WP4: My WRIT340 Writing Journey

Marlasia ("Sugies") Hewett
Writing 340
Published in
4 min readDec 9, 2023

My writing journey this semester was incredibly rewarding. I was able to dedicate the entire semester to learning about my introverted identity and the ways in which it impacts various aspects of my life. I learned new things about introverts and gained clarity around topics for which I previously had a limited amount of knowledge. Specifically, I explored introverted people’s mindsets, relationship building, and mental health. I wanted to learn about these factors because, over the past couple of years especially, being an introvert has become an increasingly more prevalent aspect of my identity. I have been noticing certain things about my mental wellbeing, the way I view and form friendships, and my ever-growing desire to access calming and solitary spaces. I recognized these behaviors and was curious about how closely they correlate with me being an introvert.

My primary way of exploring this topic was by conducting an ample amount of research. My sources range from scientifically-backed articles to TikTok videos, and I found that each source offered a unique perspective. The personal anecdotes from introverts on TikTok were just as significant and valuable, if not more, than the nonfiction books written by esteemed authors. My second writing project was when I conducted the most research. I had never written an annotated bibliography before this class, but after I figured out how to do it, I really enjoyed the process. It was a great way for me to organize my sources and ideas for the next writing project, and I will definitely use it as a method of preparation when writing in the future.

Upon starting my writing journey this semester, I was looking for answers, but I wasn’t sure where those answers would lead me or how I would feel once I discovered them. This was a little bit daunting, especially when it came to the mental health research for WP2 and WP3, but ultimately I was comforted by what I learned. With each new bit of knowledge I gained, whether it revealed something favorable or unfavorable about being an introvert, I automatically became better equipped to access my most fulfilling lifestyle. By this I mean that, with each source I engaged with, I gained more understanding of what it means to be an introvert and how that translates into the external world. Whether I discovered something good or bad about introverted tendencies, I felt justified in my experiences and became more qualified to make informed choices about how to manage my innate way of existing.

Moreover, I had an epiphany this semester.
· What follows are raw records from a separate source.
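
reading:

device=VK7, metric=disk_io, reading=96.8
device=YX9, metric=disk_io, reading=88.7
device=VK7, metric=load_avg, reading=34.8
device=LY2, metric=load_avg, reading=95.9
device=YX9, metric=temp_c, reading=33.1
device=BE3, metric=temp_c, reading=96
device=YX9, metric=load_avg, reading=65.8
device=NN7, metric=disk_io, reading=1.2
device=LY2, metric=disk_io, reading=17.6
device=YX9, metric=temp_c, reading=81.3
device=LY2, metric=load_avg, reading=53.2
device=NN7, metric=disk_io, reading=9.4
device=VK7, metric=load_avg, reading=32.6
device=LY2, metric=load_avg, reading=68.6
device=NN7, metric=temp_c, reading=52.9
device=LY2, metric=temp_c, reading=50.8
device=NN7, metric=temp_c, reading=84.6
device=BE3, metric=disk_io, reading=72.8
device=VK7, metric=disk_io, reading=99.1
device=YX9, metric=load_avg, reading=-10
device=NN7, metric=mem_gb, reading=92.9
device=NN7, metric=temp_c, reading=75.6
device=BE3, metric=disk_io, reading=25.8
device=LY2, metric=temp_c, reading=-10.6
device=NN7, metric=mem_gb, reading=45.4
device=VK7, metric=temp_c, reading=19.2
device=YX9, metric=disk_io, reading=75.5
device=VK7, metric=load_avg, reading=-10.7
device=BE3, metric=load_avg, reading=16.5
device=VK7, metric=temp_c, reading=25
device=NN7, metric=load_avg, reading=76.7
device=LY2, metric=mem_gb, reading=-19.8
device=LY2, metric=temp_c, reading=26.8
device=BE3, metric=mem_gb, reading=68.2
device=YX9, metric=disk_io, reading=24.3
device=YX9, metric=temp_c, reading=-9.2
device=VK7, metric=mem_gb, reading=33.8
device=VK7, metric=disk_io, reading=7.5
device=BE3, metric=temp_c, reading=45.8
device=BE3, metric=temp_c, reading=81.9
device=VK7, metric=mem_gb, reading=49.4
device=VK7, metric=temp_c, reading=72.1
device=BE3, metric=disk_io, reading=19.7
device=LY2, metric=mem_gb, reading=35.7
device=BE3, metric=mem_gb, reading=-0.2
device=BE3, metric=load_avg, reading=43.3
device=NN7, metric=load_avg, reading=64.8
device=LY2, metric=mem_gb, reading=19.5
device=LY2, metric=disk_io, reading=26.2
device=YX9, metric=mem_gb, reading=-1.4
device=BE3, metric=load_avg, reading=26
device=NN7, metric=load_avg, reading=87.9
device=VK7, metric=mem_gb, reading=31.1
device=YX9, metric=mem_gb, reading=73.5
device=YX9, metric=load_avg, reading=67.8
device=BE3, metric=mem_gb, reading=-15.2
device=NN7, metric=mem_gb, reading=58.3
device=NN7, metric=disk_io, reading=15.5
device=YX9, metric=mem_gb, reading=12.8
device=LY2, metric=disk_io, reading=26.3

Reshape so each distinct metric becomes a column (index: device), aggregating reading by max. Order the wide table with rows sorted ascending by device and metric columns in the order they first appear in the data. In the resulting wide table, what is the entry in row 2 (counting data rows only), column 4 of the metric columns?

35.7

With rows sorted ascending by device, row 2 is device=LY2. metric columns in first-appearance order: disk_io, load_avg, temp_c, mem_gb; column 4 is mem_gb.
Long rows with device=LY2, metric=mem_gb: max(-19.8, 35.7, 19.5) = 35.7.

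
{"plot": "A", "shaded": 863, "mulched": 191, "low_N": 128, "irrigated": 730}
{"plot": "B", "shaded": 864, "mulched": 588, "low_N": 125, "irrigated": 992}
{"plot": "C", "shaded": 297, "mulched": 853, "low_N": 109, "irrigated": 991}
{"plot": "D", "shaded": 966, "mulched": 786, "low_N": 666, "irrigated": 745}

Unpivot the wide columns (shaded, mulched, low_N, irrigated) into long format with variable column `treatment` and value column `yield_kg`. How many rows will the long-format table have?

4 plot values × 4 melted columns = 16 rows.

16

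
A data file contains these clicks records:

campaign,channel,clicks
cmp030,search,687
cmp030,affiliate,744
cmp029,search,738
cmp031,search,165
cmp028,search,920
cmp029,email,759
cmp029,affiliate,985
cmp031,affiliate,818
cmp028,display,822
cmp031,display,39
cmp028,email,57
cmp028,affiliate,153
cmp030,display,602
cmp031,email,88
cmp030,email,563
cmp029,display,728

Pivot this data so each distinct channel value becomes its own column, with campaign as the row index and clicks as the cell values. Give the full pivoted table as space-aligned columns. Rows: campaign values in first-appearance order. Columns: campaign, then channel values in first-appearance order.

Columns: campaign plus the 4 distinct channel values (search, affiliate, email, display).
For example, row cmp030 column search takes clicks=687 from the long row (cmp030, search).

campaign  search  affiliate  email  display
cmp030    687     744        563    602    
cmp029    738     985        759    728    
cmp031    165     818        88     39     
cmp028    920     153        57     822    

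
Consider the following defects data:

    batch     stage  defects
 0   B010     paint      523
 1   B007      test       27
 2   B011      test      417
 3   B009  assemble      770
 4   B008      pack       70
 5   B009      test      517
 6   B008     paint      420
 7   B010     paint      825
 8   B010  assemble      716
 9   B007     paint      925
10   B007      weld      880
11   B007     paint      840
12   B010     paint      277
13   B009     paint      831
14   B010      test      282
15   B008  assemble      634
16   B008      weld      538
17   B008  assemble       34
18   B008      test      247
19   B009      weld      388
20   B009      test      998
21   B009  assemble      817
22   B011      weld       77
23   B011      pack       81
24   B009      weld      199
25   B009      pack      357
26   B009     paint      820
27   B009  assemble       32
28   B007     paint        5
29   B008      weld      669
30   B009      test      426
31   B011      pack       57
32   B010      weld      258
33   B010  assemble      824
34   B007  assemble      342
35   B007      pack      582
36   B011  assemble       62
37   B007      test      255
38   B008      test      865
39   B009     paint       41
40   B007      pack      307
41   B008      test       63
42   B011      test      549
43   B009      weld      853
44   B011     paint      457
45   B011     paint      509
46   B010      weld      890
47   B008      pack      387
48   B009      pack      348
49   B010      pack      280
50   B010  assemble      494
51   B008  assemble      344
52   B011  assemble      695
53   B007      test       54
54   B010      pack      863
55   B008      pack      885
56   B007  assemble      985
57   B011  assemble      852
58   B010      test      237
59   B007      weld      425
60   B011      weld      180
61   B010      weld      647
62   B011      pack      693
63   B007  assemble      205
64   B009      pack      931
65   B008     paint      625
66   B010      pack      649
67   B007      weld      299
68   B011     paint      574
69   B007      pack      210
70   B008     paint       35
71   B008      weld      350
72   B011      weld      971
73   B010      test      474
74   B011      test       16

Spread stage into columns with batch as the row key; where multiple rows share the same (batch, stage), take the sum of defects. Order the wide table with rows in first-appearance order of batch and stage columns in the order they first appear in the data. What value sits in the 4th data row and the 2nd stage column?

With rows in first-appearance order of batch, row 4 is batch=B009. stage columns in first-appearance order: paint, test, assemble, pack, weld; column 2 is test.
Long rows with batch=B009, stage=test: 517 + 998 + 426 = 1941.

1941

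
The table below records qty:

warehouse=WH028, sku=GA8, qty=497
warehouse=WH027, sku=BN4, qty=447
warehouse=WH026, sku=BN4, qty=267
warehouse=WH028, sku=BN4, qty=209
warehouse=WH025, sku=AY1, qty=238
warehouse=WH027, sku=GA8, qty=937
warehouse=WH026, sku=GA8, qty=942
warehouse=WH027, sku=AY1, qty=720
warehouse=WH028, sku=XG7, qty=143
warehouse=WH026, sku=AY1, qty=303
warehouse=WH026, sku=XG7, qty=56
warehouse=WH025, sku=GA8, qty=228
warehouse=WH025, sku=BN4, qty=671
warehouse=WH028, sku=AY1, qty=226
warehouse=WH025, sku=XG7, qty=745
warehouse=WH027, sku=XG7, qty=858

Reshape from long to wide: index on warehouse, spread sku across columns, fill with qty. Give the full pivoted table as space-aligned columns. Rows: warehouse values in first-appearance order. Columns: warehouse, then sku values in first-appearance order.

Columns: warehouse plus the 4 distinct sku values (GA8, BN4, AY1, XG7).
For example, row WH028 column GA8 takes qty=497 from the long row (WH028, GA8).

warehouse  GA8  BN4  AY1  XG7
WH028      497  209  226  143
WH027      937  447  720  858
WH026      942  267  303  56 
WH025      228  671  238  745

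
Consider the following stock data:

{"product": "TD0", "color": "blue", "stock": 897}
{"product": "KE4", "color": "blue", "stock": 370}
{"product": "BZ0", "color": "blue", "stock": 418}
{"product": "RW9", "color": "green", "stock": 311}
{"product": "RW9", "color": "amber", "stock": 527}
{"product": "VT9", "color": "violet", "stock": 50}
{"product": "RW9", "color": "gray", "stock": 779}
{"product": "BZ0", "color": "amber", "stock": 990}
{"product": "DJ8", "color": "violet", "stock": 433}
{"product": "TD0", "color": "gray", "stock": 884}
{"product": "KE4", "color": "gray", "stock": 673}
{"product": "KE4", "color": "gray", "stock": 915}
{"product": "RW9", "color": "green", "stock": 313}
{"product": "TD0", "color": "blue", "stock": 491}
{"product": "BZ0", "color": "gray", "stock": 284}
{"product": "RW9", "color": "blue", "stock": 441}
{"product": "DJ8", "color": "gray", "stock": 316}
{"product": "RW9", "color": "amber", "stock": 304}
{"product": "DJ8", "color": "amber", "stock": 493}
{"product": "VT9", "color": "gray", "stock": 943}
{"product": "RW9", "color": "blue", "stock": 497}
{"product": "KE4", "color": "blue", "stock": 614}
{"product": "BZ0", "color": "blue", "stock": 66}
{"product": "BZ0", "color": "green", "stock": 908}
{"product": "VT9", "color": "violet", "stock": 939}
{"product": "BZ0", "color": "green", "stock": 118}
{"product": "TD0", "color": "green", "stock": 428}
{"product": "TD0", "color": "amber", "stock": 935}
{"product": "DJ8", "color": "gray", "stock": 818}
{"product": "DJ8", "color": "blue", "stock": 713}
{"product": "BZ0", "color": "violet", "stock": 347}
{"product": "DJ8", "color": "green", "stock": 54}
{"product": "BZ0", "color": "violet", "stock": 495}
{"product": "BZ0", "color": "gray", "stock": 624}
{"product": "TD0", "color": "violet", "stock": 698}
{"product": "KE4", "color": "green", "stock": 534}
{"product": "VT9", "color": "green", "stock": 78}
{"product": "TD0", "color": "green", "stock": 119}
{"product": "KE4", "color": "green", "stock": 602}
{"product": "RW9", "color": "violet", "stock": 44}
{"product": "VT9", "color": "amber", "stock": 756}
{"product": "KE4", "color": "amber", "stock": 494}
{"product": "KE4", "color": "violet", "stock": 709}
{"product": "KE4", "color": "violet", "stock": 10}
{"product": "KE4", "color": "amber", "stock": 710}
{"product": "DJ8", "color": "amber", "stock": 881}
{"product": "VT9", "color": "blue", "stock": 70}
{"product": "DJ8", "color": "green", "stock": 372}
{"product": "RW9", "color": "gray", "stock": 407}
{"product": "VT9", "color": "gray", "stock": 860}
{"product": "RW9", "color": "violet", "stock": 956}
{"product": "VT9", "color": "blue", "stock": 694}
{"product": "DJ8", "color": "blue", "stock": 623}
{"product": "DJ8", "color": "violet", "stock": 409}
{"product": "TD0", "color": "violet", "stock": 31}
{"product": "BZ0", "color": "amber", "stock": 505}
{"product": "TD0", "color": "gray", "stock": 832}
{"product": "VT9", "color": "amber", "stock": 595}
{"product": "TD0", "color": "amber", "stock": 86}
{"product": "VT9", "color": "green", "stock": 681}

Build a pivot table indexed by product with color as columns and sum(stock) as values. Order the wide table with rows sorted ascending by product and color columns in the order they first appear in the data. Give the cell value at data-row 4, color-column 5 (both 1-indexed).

With rows sorted ascending by product, row 4 is product=RW9. color columns in first-appearance order: blue, green, amber, violet, gray; column 5 is gray.
Long rows with product=RW9, color=gray: 779 + 407 = 1186.

1186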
I learned a number of new things, but there was one phrase that especially stood out to me: selectively social. For the longest time, I was labeled as “antisocial” by people who apparently didn’t understand me or my personality type. Even so, I thought they were right. I accepted the label, and I internalized it. However, after conducting extensive research this semester, I learned that I am actually selectively social, as most introverts are. Antisocial is a personality disorder that rejects and detests the company of others. Contrastingly, being selectively social means that a person is intentional about the relationships they choose to develop, not that they are incapable or disturbed by building connections. This phrase immediately resonated with me because I realized that I do enjoy meeting new people, and I do enjoy making new friends, but only when these relationships add value and meaning to my life. Relationships such as these are few and far between, which is one of the reasons why most introverts also have small social circles.

Additionally, I have never used Medium outside of my USC WRIT classes. In a way, it feels like the stakes are higher and it makes me want to be a better writer. I say this because, when I was writing this series of essays on introverted personality traits, I knew that there was a possibility that other introverts could read my work. I am hoping that, if they do, they can find comfort in the discoveries that I made because I made them for all of us, not just for me. I am also hoping that they’ll realize — if they haven’t already — that, while their experiences are unique, they are not strange. Rather, they are common and justified, and in cases like our susceptibility to a diminished mental wellbeing, knowledge is power. Knowing what is happening and why it’s happening allows us to be in control. It allows us to take precautionary measures to ensure that if we feel like we’re heading towards a dark place, then we can pull ourselves out of it before it’s too late.

I was fortunate enough to take this writing class with a professor who I’ve had before, and I’m very grateful for that. Throughout this semester, he gave his students the freedom to write about a topic that we were interested in and/or personally invested in. This made the entire process increasingly more rewarding and fulfilling. It gave the projects a sense of purpose that I believe would’ve been absent had we been given a specific topic to write about. Moreover, having autonomy over my writing makes it enjoyable for me. I really appreciate this because I genuinely believe that if I was forced to write about a topic that I had zero interest in, it would take the fun out of writing and would make me resent the process. I hope that I never come to resent writing because I’ve loved it since I was a young girl and expect to continue loving it. Writing plays a huge part in my life and professors like Dissinger help nurture and refine the passion.